A law firm and its lobbyist
One spring day in 1998, I picked up my office phone to hear the excited, bombastic voice of Jack Abramoff.
I was a reporter for this paper's Washington, D.C., bureau. Abramoff — who this week pleaded guilty in a widening political-corruption scandal — was then a lobbyist for one of Seattle's most prominent law firms, Preston, Gates & Ellis. He was calling from the Pacific island of Saipan, a U.S. territory. I was writing a story about how Preston Gates, usually known for its good government works, was being paid piles of money to stop wage and labor laws from being extended to Saipan garment factories that the Clinton administration said were dingy sweatshops.
It was dawn in Saipan, but Abramoff was in full roar. He derided the sweatshop charge as a myth of "human-rights radicals."
Then he got all whimsical on me.
He described how the sun was just rising over the palm-dotted island. He saw it as a metaphor for how the destitute, indigenous people of Saipan were rising up from decades of welfare dependency and taking control of their economic destinies.
Liberals hate it when that happens, he noted.
"That's why I'm here, ultimately — to help these people live free," he said. "I'm not halfway around the world for the money.
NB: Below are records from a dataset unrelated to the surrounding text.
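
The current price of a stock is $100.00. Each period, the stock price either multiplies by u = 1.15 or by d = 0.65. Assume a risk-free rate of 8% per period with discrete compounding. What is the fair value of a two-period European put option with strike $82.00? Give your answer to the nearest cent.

$2.16

Risk-neutral probability p = (1 + 0.08 − 0.65)/(1.15 − 0.65) = 0.4300/0.5000 = 0.8600
Terminal stock prices: S_uu = 132.2, S_ud = 74.75, S_dd = 42.25
Terminal payoffs (K − S): max(-50.25, 0) = 0, max(7.25, 0) = 7.25, max(39.75, 0) = 39.75
Node u (S = 115): V_u = 1/1.08·[0.8600·0.0000 + 0.1400·7.2500] = 0.9398
Node d (S = 65): V_d = 1/1.08·[0.8600·7.2500 + 0.1400·39.7500] = 10.9259
Node 0 (S = 100): V_0 = 1/1.08·[0.8600·0.9398 + 0.1400·10.9259] = 2.1647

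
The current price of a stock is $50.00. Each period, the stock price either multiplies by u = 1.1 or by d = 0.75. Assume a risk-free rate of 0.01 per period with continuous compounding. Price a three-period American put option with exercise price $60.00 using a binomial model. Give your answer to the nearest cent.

Risk-neutral probability p = (e^0.01 − 0.75)/(1.1 − 0.75) = 0.2601/0.3500 = 0.7430
Terminal stock prices: S_uuu = 66.55, S_uud = 45.38, S_udd = 30.94, S_ddd = 21.09
Terminal payoffs (K − S): max(-6.55, 0) = 0, max(14.62, 0) = 14.62, max(29.06, 0) = 29.06, max(38.91, 0) = 38.91
Node uu (S = 60.5): continuation = e^(−0.01)·[0.7430·0.0000 + 0.2570·14.6250] = 3.7212; exercise value = 0.0000 ≤ continuation, so V_uu = 3.7212
Node ud (S = 41.25): continuation = e^(−0.01)·[0.7430·14.6250 + 0.2570·29.0625] = 18.1530; exercise value = 18.7500 > continuation, so V_ud = 18.7500 (exercise)
Node dd (S = 28.12): continuation = e^(−0.01)·[0.7430·29.0625 + 0.2570·38.9062] = 31.2780; exercise value = 31.8750 > continuation, so V_dd = 31.8750 (exercise)
Node u (S = 55): continuation = e^(−0.01)·[0.7430·3.7212 + 0.2570·18.7500] = 7.5082; exercise value = 5.0000 ≤ continuation, so V_u = 7.5082
Node d (S = 37.5): continuation = e^(−0.01)·[0.7430·18.7500 + 0.2570·31.8750] = 21.9030; exercise value = 22.5000 > continuation, so V_d = 22.5000 (exercise)
Node 0 (S = 50): continuation = e^(−0.01)·[0.7430·7.5082 + 0.2570·22.5000] = 11.2480; exercise value = 10.0000 ≤ continuation, so V_0 = 11.2480

$11.25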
I'm here because it's the right thing to do."
This is really the way Abramoff talked, like he was some sort of ideological superhero. From our half-dozen conversations, it was obvious to me he was trouble. It was also well-documented in the press then that his methods of doling out favors and free trips at the very least pushed ethical limits.
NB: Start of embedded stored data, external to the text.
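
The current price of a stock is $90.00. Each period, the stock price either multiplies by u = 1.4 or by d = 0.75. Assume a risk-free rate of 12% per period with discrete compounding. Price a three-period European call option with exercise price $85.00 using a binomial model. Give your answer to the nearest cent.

Risk-neutral probability p = (1 + 0.12 − 0.75)/(1.4 − 0.75) = 0.3700/0.6500 = 0.5692
Terminal stock prices: S_uuu = 247, S_uud = 132.3, S_udd = 70.87, S_ddd = 37.97
Terminal payoffs (S − K): max(162, 0) = 162, max(47.3, 0) = 47.3, max(-14.13, 0) = 0, max(-47.03, 0) = 0
Node uu (S = 176.4): V_uu = 1/1.12·[0.5692·161.9600 + 0.4308·47.3000] = 100.5071
Node ud (S = 94.5): V_ud = 1/1.12·[0.5692·47.3000 + 0.4308·0.0000] = 24.0398
Node dd (S = 50.62): V_dd = 1/1.12·[0.5692·0.0000 + 0.4308·0.0000] = 0.0000
Node u (S = 126): V_u = 1/1.12·[0.5692·100.5071 + 0.4308·24.0398] = 60.3280
Node d (S = 67.5): V_d = 1/1.12·[0.5692·24.0398 + 0.4308·0.0000] = 12.2180
Node 0 (S = 90): V_0 = 1/1.12·[0.5692·60.3280 + 0.4308·12.2180] = 35.3605

$35.36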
Yet there he was, working for Preston Gates — the squeaky clean firm that brought us the likes of civic leader William Gates and the modern "father of Seattle," Jim Ellis. Even back then I wondered: What is Preston Gates thinking?
It's a good question today, too, now that he's admitted defrauding his clients out of tens of millions of dollars going back to 1997. Some Preston Gates lobbyists are being quoted now saying they always knew Abramoff was suspect.
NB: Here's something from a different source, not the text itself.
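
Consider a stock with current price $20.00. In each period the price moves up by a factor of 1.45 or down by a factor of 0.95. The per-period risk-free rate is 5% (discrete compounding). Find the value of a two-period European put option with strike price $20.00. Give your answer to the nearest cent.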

So why was he at the firm for six years, embroiled in almost constant controversy, with nobody trying to rein him in?
A Preston Gates spokesman points out that every crime Abramoff has been charged with occurred after he left the firm.
That's true, although the federal investigation into the scandal is spreading.
Thursday, the governor of Saipan, Juan Babauta, said he has been asked to give the feds contracts, e-mails and records related to Abramoff and the $7 million Saipan paid Preston Gates.
"The Jack Abramoff investigation is obviously turning in the direction of [Saipan]," Babauta told The Saipan Tribune.
The Mississippi Band of Choctaw Indians has said that "financial misconduct" occurred in their Preston Gates account, and e-mails suggest Abramoff may have improperly billed personal trips and dinners to the tribe.
In some ways, Preston Gates may be the victim of a rogue lobbyist. But I also wonder how much the firm did to enable him, at least by looking the other way as he brought in millions of dollars of new business.
The story I wrote in 1998 featured an internal e-mail of Abramoff's that detailed how Preston Gates intended to lobby for Saipan.
Today, that e-mail reads like a template for Abramoff's larger abuses. Abramoff boasts how he will ply members of Congress and their staffs with free trips. How he will work the political system to try to undermine a federal agency. How he knows he can win if he's just given more money.
The e-mail was addressed to a Saipan garment-industry kingpin, even though Abramoff was supposed to be representing the island government. Preston Gates was upbraided for this blurring of private and public interests at a U.S. Senate hearing.
In response, Preston Gates partners wrote an op-ed piece in The Seattle Times, defending themselves for providing "zealous and ethical representation, as we do for all of our clients."
Zealous, yes. Ethical? We'll see when the investigation is complete. Right now it's not looking so good. Eight years after I last talked to Abramoff, I still wonder: What was Preston Gates thinking?